Suspicious that Minnesota might taint the water supply, Yost ordered student manager Tommy Roberts to purchase a jug for water from a local store before the game. He bought the five-gallon Red Wing Pottery jug for 30 cents.

After a scoreless first half, Michigan captured the lead with a touchdown halfway through the second. But with just two minutes remaining, the Golden Gophers stormed back and punched it in from the goal line to knot the game up.

Minnesota fans stormed the field to celebrate, with the referees unable to resume play before sundown. The game was called early, resulting in a 6-6 tie and the only blemish on Yost’s sterling record from 1901-04.

Hurrying to catch the train home, Yost forgot the jug in the visitors’ locker room. The next morning, Golden Gopher equipment manager Oscar Munson found the jug and brought it to Minnesota’s athletic director, L.J. Cooke. The two decided to decorate the jug, painting the score — Minnesota’s “6” deliberately larger than Michigan’s — and the caption, “Michigan Jug Captured by Oscar, October 31, 1903.”

With the two teams facing off again five years later, Cooke decided to put the jug on the line, giving Yost and the Wolverines the opportunity to win it back.

And after a 15-6 Michigan victory, Yost returned home with the Little Brown Jug and a new tradition that continues to this day.

In 103 matchups since, the Wolverines lead the series, 75-25 with three ties, including 41 wins in the last 45 contests.

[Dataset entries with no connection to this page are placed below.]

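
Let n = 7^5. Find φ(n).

14406

φ(7^5) = 7^5 − 7^4 = 16807 − 2401 = 14406.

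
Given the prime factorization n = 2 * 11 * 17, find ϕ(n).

160

φ(374) = 374 · (1 − 1/2) · (1 − 1/11) · (1 − 1/17)
       = 374 · 160/374 = 160.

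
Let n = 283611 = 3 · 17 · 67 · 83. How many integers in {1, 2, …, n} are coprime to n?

φ(283611) = 283611 · (1 − 1/3) · (1 − 1/17) · (1 − 1/67) · (1 − 1/83)
       = 283611 · 173184/283611 = 173184.

173184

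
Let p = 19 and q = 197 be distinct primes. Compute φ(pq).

φ(n) = (p − 1)(q − 1) = (19−1)(197−1) = 18·196 = 3528.

3528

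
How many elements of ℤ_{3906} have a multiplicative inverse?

1080

3906 = 2 × 3^2 × 7 × 31.
φ(3906) = 3906 · (1 − 1/2) · (1 − 1/3) · (1 − 1/7) · (1 − 1/31)
       = 3906 · 360/1302 = 1080.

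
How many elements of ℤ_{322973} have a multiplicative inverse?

Factor 322973: 322973 = 7 * 29 * 37 * 43.
φ(7) = 7 − 1 = 6.
φ(29) = 29 − 1 = 28.
φ(37) = 37 − 1 = 36.
φ(43) = 43 − 1 = 42.
Since φ is multiplicative, φ(322973) = 6 · 28 · 36 · 42 = 254016.

254016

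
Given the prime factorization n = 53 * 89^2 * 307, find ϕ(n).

124622784

φ(128882591) = 128882591 · (1 − 1/53) · (1 − 1/89) · (1 − 1/307)
       = 128882591 · 1400256/1448119 = 124622784.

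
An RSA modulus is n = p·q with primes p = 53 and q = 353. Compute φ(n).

18304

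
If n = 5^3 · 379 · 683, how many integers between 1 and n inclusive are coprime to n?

25779600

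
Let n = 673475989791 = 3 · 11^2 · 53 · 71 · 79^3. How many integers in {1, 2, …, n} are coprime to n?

φ(673475989791) = 673475989791 · (1 − 1/3) · (1 − 1/11) · (1 − 1/53) · (1 − 1/71) · (1 − 1/79)
       = 673475989791 · 5678400/9810141 = 389827838400.

389827838400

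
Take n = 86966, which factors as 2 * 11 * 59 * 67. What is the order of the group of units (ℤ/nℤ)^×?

φ(2) = 2 − 1 = 1.
φ(11) = 11 − 1 = 10.
φ(59) = 59 − 1 = 58.
φ(67) = 67 − 1 = 66.
φ(86966) = 1 × 10 × 58 × 66 = 38280.

38280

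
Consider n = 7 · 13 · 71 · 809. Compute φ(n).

φ(5226949) = 5226949 · (1 − 1/7) · (1 − 1/13) · (1 − 1/71) · (1 − 1/809)
       = 5226949 · 4072320/5226949 = 4072320.

4072320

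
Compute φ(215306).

85176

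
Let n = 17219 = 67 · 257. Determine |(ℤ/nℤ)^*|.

16896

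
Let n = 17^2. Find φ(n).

272

φ(289) = 289 · (1 − 1/17)
       = 289 · 16/17 = 272.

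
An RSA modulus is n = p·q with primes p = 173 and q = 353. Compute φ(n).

φ(61069) = 61069 · (1 − 1/173) · (1 − 1/353)
       = 61069 · 60544/61069 = 60544.

60544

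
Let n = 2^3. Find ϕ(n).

φ(2^3) = 2^3 − 2^2 = 8 − 4 = 4.

4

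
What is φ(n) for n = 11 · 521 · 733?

φ(11) = 11 − 1 = 10.
φ(521) = 521 − 1 = 520.
φ(733) = 733 − 1 = 732.
Since φ is multiplicative, φ(4200823) = 10 · 520 · 732 = 3806400.

3806400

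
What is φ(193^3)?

7151808

φ(193^3) = 193^3 − 193^2 = 7189057 − 37249 = 7151808.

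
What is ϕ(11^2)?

φ(121) = 121 · (1 − 1/11)
       = 121 · 10/11 = 110.

110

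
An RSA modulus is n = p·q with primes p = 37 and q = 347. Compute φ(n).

12456

φ(37) = 37 − 1 = 36.
φ(347) = 347 − 1 = 346.
Since φ is multiplicative, φ(12839) = 36 · 346 = 12456.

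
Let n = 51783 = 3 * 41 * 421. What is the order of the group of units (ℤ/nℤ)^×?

33600

φ(51783) = 51783 · (1 − 1/3) · (1 − 1/41) · (1 − 1/421)
       = 51783 · 33600/51783 = 33600.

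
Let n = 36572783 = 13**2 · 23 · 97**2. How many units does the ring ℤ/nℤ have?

φ(13^2) = 13^2 − 13^1 = 169 − 13 = 156.
φ(23) = 23 − 1 = 22.
φ(97^2) = 97^1·(97−1) = 97·96 = 9312.
Since φ is multiplicative, φ(36572783) = 156 · 22 · 9312 = 31958784.

31958784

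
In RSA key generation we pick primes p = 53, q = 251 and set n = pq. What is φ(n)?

φ(53) = 53 − 1 = 52.
φ(251) = 251 − 1 = 250.
Multiply: 52 · 250 = 13000.

13000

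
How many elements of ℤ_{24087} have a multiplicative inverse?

12960

Prime factorization: 24087 = 3 · 7 · 31 · 37.
φ(3) = 3 − 1 = 2.
φ(7) = 7 − 1 = 6.
φ(31) = 31 − 1 = 30.
φ(37) = 37 − 1 = 36.
Since φ is multiplicative, φ(24087) = 2 · 6 · 30 · 36 = 12960.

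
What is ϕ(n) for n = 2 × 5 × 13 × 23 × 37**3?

52043904

φ(2) = 2 − 1 = 1.
φ(5) = 5 − 1 = 4.
φ(13) = 13 − 1 = 12.
φ(23) = 23 − 1 = 22.
φ(37^3) = 37^3 − 37^2 = 50653 − 1369 = 49284.
Since φ is multiplicative, φ(151452470) = 1 · 4 · 12 · 22 · 49284 = 52043904.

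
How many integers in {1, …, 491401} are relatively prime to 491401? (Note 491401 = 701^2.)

490700

φ(491401) = 491401 · (1 − 1/701)
       = 491401 · 700/701 = 490700.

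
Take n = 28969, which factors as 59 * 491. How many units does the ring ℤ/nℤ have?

28420

φ(59) = 59 − 1 = 58.
φ(491) = 491 − 1 = 490.
φ(28969) = 58 × 490 = 28420.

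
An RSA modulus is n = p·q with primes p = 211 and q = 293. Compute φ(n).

φ(n) = (p − 1)(q − 1) = (211−1)(293−1) = 210·292 = 61320.

61320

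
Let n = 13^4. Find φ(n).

φ(28561) = 28561 · (1 − 1/13)
       = 28561 · 12/13 = 26364.

26364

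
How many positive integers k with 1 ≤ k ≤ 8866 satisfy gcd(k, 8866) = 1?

3600

Factor 8866: 8866 = 2 × 11 × 13 × 31.
φ(2) = 2 − 1 = 1.
φ(11) = 11 − 1 = 10.
φ(13) = 13 − 1 = 12.
φ(31) = 31 − 1 = 30.
Since φ is multiplicative, φ(8866) = 1 · 10 · 12 · 30 = 3600.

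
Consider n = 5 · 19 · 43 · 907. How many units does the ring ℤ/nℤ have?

φ(3705095) = 3705095 · (1 − 1/5) · (1 − 1/19) · (1 − 1/43) · (1 − 1/907)
       = 3705095 · 2739744/3705095 = 2739744.

2739744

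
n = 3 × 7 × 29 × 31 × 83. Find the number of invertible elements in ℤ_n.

826560

φ(1566957) = 1566957 · (1 − 1/3) · (1 − 1/7) · (1 − 1/29) · (1 − 1/31) · (1 − 1/83)
       = 1566957 · 826560/1566957 = 826560.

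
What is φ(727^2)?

527802

φ(528529) = 528529 · (1 − 1/727)
       = 528529 · 726/727 = 527802.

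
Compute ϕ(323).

288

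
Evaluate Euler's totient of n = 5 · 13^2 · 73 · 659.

φ(5) = 5 − 1 = 4.
φ(13^2) = 13^1·(13−1) = 13·12 = 156.
φ(73) = 73 − 1 = 72.
φ(659) = 659 − 1 = 658.
φ(40650415) = 4 × 156 × 72 × 658 = 29562624.

29562624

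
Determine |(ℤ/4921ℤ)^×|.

3888

First factor: 4921 = 7 × 19 × 37.
φ(4921) = 4921 · (1 − 1/7) · (1 − 1/19) · (1 − 1/37)
       = 4921 · 3888/4921 = 3888.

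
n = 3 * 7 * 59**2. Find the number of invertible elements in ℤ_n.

41064

φ(3) = 3 − 1 = 2.
φ(7) = 7 − 1 = 6.
φ(59^2) = 59^1·(59−1) = 59·58 = 3422.
φ(73101) = 2 × 6 × 3422 = 41064.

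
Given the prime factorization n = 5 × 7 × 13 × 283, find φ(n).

81216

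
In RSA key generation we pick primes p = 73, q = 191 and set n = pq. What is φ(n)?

For distinct primes, φ(pq) = (p−1)(q−1) = 72 × 190 = 13680.

13680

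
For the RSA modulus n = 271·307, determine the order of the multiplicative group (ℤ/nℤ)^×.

82620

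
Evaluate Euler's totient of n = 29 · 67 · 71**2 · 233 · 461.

980176243200

φ(1052074136819) = 1052074136819 · (1 − 1/29) · (1 − 1/67) · (1 − 1/71) · (1 − 1/233) · (1 − 1/461)
       = 1052074136819 · 13805299200/14817945589 = 980176243200.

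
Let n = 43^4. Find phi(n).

φ(43^4) = 43^3·(43−1) = 79507·42 = 3339294.

3339294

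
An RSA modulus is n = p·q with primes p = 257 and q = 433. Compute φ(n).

110592

φ(n) = (p − 1)(q − 1) = (257−1)(433−1) = 256·432 = 110592.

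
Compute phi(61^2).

φ(3721) = 3721 · (1 − 1/61)
       = 3721 · 60/61 = 3660.

3660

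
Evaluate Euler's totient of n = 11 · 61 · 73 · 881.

38016000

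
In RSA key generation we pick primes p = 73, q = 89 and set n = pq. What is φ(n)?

φ(6497) = 6497 · (1 − 1/73) · (1 − 1/89)
       = 6497 · 6336/6497 = 6336.

6336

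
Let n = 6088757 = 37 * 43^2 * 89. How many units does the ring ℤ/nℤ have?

φ(6088757) = 6088757 · (1 − 1/37) · (1 − 1/43) · (1 − 1/89)
       = 6088757 · 133056/141599 = 5721408.

5721408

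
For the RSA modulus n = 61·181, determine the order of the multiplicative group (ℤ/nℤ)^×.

φ(pq) = (p−1)(q−1) = 60 · 180 = 10800.

10800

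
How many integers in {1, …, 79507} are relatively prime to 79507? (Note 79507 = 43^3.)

77658

φ(43^3) = 43^2·(43−1) = 1849·42 = 77658.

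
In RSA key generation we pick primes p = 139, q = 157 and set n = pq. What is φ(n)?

21528

φ(139) = 139 − 1 = 138.
φ(157) = 157 − 1 = 156.
Since φ is multiplicative, φ(21823) = 138 · 156 = 21528.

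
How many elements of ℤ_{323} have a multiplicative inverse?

Prime factorization: 323 = 17 · 19.
φ(323) = 323 · (1 − 1/17) · (1 − 1/19)
       = 323 · 288/323 = 288.

288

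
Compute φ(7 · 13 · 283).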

Big games against Ohio State, Michigan State and Notre Dame have overshadowed this once-fierce rivalry. Trophies like Paul Bunyan, a golden egg and a keg of nails — yes, Cincinnati and Louisville have quite a strange prize for the winner — have all been fought over throughout college football. But the fact remains:

A 30-cent jug, neither little nor brown and bought of pure paranoia, became a symbol of excellence. And, residing with the “Champions of the West,” the Little Brown Jug continues to reign as the oldest trophy in FBS college football history.